JOIN US TO CELEBRATE 200 ISSUES OF GRAIN! Featured readers include present and past Grain contributors, Lisa Bird-Wilson, Arnolda Dufour Bowes, Warsha Mushtaq, Cooper Skjeie, Leona Theis, and Iryn Tushabe. We hope to see you there!
To watch the livestream, register for your Zoom link here: https://us02web.zoom.us/webinar/register/WN_i6-c4GzJT_-ZLdxxeFC5Ng
Order your copy of Grain's 200th issue HERE.

Lisa Bird-Wilson is a Saskatchewan Métis and Cree writer whose most recent book, Probably Ruby, is published internationally and was shortlisted for the Governor General’s Literary Award, for the Amazon First Novel Award, and won Saskatchewan Book of the Year. Lisa is working on a memoir for Knopf Canada about her journey as an Indigenous adoptee and her search for family and identity. She is currently serving as the first Indigenous CEO of SK Arts, and lives in Treaty 6 Territory in Saskatoon.

Arnolda Dufour Bowes is an award-winning Cree-Métis author and multi-disciplinary artist from Saskatchewan. She had an art exhibit and a short film featured in three galleries this past year. Her debut novel for young readers, Maggie-Lou, Firefox, blazed onto the scene with a star review from Kirkus Reviews. And Maggie Lou Meets Her Match hits shelves in August 2025—this series is currently being developed into an animation. Arnolda is a Playwright Resident at the Gordon Tootoosis Nīkānīwin Theatre with a play in production for 2026. She’s passionate about pushing the boundaries in her creative knowledge and has both a feature film and a short film in development.

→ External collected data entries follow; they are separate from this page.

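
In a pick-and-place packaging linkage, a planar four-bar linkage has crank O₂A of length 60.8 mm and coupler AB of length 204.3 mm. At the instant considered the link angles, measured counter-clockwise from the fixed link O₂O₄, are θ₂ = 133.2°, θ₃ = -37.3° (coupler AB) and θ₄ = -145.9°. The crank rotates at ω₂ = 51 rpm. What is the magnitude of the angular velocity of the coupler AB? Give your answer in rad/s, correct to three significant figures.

ω₂ = 5.341 rad/s (from 51 rpm).
Differentiating the loop-closure r₂e^{iθ₂}+r₃e^{iθ₃}=r₁+r₄e^{iθ₄} gives r₂ω₂e^{iθ₂}+r₃ω₃e^{iθ₃}=r₄ω₄e^{iθ₄}.
Eliminating the other unknown: ω₃ = r₂ω₂ sin(θ₄−θ₂) / [r₃ sin(θ₃−θ₄)].
Numerator sine = +0.98741; denominator sine = +0.94777.
Result = 0.0608·5.341·(+0.98741) / (0.2043·(+0.94777)) = +1.6559 rad/s; magnitude 1.6559 rad/s.

1.66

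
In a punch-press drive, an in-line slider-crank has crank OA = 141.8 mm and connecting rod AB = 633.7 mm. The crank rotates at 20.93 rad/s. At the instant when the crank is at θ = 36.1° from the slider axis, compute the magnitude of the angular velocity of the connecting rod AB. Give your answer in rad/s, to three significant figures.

ω = 20.93 rad/s
The rod makes angle φ with the slider axis where L sinφ = r sinθ; differentiating, L cosφ·φ̇ = r ω cosθ.
L cosφ = √(L² − r² sin²θ) = 0.62817 m.
|ω_rod| = r ω |cosθ| / √(L² − r² sin²θ) = 0.1418·20.93·0.80799/0.62817 = 3.8175 rad/s.

3.82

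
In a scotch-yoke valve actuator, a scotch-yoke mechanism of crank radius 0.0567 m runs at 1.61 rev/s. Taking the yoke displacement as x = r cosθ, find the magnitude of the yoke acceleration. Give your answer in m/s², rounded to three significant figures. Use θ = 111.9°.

2.16

ω = 10.12 rad/s (from 1.61 rev/s).
x = r cosθ ⇒ ẍ = −rω² cosθ (ω constant).
|a| = rω²|cosθ| = 0.0567·(10.12)²·|cos 111.9°| = 2.1642 m/s².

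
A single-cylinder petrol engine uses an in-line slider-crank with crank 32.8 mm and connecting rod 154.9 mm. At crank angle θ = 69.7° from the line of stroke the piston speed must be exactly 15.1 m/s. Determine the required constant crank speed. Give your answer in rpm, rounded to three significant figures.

4360

For an in-line slider-crank, |v_piston| = rω|sinθ|·[1 + r cosθ/√(L² − r² sin²θ)].
With r = 0.0328 m, L = 0.1549 m, θ = 69.7°: the bracketed kinematic factor |dx/dθ| = 0.033069 m.
ω = v/|dx/dθ| = 15.1/0.033069 = 456.63 rad/s.
N = 60ω/(2π) = 4360.5 rpm.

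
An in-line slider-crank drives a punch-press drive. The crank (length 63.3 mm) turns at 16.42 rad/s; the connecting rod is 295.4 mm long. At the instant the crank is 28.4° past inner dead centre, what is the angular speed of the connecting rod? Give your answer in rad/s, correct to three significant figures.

ω = 16.42 rad/s
The rod makes angle φ with the slider axis where L sinφ = r sinθ; differentiating, L cosφ·φ̇ = r ω cosθ.
L cosφ = √(L² − r² sin²θ) = 0.29386 m.
|ω_rod| = r ω |cosθ| / √(L² − r² sin²θ) = 0.0633·16.42·0.87965/0.29386 = 3.1113 rad/s.

3.11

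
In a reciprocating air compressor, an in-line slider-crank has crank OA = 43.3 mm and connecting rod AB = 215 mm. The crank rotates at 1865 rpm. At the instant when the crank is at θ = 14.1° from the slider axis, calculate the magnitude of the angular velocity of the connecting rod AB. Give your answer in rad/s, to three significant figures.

38.2

ω = 195.3 rad/s (converted from 1865 rpm).
The rod makes angle φ with the slider axis where L sinφ = r sinθ; differentiating, L cosφ·φ̇ = r ω cosθ.
L cosφ = √(L² − r² sin²θ) = 0.21474 m.
|ω_rod| = r ω |cosθ| / √(L² − r² sin²θ) = 0.0433·195.3·0.96987/0.21474 = 38.194 rad/s.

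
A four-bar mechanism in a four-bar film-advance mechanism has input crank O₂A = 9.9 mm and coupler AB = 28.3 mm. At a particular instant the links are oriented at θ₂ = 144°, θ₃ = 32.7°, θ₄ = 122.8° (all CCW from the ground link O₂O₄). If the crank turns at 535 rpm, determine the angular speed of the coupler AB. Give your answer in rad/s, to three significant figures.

ω₂ = 56.03 rad/s (from 535 rpm).
Differentiating the loop-closure r₂e^{iθ₂}+r₃e^{iθ₃}=r₁+r₄e^{iθ₄} gives r₂ω₂e^{iθ₂}+r₃ω₃e^{iθ₃}=r₄ω₄e^{iθ₄}.
Eliminating the other unknown: ω₃ = r₂ω₂ sin(θ₄−θ₂) / [r₃ sin(θ₃−θ₄)].
Numerator sine = -0.36162; denominator sine = -1.00000.
Result = 0.0099·56.03·(-0.36162) / (0.0283·(-1.00000)) = +7.0874 rad/s; magnitude 7.0874 rad/s.

7.09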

Warsha Mushtaq is a writer and artist pursuing a BA (Honours) in History at the University of Saskatchewan. Her poetry has appeared in Prairie Fire, Grain, and Arc, and was shortlisted for The Malahat Review’s Open Seasons Award for Poetry. She was awarded the Sharon Drummond Memorial Scholarship to attend the Sage Hill Summer Writing Workshop. Her writing interests focus on issues of borders, migration, and displacement. She was raised on unceded Treaty 6 Territory.

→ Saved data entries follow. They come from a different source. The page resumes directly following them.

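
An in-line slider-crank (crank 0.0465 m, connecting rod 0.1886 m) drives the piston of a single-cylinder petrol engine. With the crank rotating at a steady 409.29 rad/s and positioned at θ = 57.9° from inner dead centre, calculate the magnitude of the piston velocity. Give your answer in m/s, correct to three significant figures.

ω = 409.3 rad/s
For an in-line slider-crank, x = r cosθ + √(L² − r² sin²θ), so v = −rω sinθ·[1 + r cosθ/√(L² − r² sin²θ)].
With r = 0.0465 m, L = 0.1886 m, θ = 57.9°: √(L² − r² sin²θ) = 0.18444 m.
v = −0.0465·409.3·0.84712·[1 + 0.0465·0.53140/0.18444] = -18.282 m/s.
|v| = 18.282 m/s.

18.3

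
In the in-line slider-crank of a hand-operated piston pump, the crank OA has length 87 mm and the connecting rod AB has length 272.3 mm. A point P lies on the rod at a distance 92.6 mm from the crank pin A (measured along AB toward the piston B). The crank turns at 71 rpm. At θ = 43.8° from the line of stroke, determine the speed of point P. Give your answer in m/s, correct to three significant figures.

0.574

ω = 7.435 rad/s.  Crank-pin speed |V_A| = rω = 0.64685 m/s, perpendicular to OA.
Rod angle: sinφ = −(r/L) sinθ ⇒ φ = -12.776°; ω_rod = −rω cosθ/√(L²−r²sin²θ) = -1.7581 rad/s.
V_P = V_A + ω_rod × AP, with AP = 0.0926 m along the rod.
Components: V_Px = −rω sinθ − a·ω_rod·sinφ = -0.48372 m/s;  V_Py = rω cosθ + a·ω_rod·cosφ = +0.30811 m/s.
|V_P| = √(V_Px² + V_Py²) = 0.57351 m/s.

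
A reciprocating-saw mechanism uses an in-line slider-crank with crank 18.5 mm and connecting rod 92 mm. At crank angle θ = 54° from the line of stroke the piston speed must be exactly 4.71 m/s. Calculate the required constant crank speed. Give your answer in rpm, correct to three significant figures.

For an in-line slider-crank, |v_piston| = rω|sinθ|·[1 + r cosθ/√(L² − r² sin²θ)].
With r = 0.0185 m, L = 0.092 m, θ = 54°: the bracketed kinematic factor |dx/dθ| = 0.01676 m.
ω = v/|dx/dθ| = 4.71/0.01676 = 281.03 rad/s.
N = 60ω/(2π) = 2683.6 rpm.

2680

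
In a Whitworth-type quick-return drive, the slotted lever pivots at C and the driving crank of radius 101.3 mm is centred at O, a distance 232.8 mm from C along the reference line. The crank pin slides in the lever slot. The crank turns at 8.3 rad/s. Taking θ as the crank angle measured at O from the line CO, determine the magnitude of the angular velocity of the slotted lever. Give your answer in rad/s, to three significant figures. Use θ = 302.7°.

2.12

ω = 8.3 rad/s
Crank pin A relative to C: A = (d + r cosθ, r sinθ); lever angle φ = atan2(r sinθ, d + r cosθ).
Differentiating tanφ: φ̇ = rω(d cosθ + r)/(d² + r² + 2dr cosθ).
d² + r² + 2dr cosθ = |CA|² = 0.0899381 m²;  d cosθ + r = +0.22707 m.
|ω_lever| = |0.1013·8.3·+0.22707| / 0.0899381 = 2.1228 rad/s.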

Cooper Skjeie is a writer and teacher from Treaty 6 and Métis Territory, where he was born to a German-Norwegian father and a Métis mother. He recently completed his MFA in Creative Writing at the University of British Columbia, and an excerpt from his thesis project—a novel set in his hometown of Saskatoon—is forthcoming in The Ex-Puritan. Winner of the 2023 Writers’ Trust Bronwen Wallace Award for Poetry and a 2023 Indigenous Voices Award for Unpublished Poetry in English, Skjeie’s debut poetry collection, Scattered Oblations, will be published by McClelland & Stewart in Spring 2027.

Leona Theis lives on Treaty 6 territory in Saskatoon, where she writes lyric essays, novels, and short stories. Her novel If Sylvie Had Nine Lives (Freehand), won a High Plains Book Award, the Saskatchewan Fiction Award, and the John V Hicks Award, and was shortlisted for the Glengarry Award. Her essays have won the CBC Literary Prize and the Prairie Fire Nonfiction Award and been nominated for a number of others. She is a keen cyclist, cross-country skier, hiker, and paddler. She tries to dance a little every day.

Iryn Tushabe is a Ugandan-Canadian writer and journalist. Most recently her nonfiction has appeared in The Walrus and in the trace press anthology river in an ocean: essays on translation. Her short fiction has twice been included in The Journey Prize Stories: The Best of Canada’s New Writers. She was a finalist for the Caine Prize for African Writing in 2021, and a 2023 winner of the Writers’ Trust McClelland & Stewart Journey Prize. Tushabe’s work won the City of Regina Writing Award in 2020 and 2024. Everything is Fine Here (House of Anansi, 2025) is her debut novel.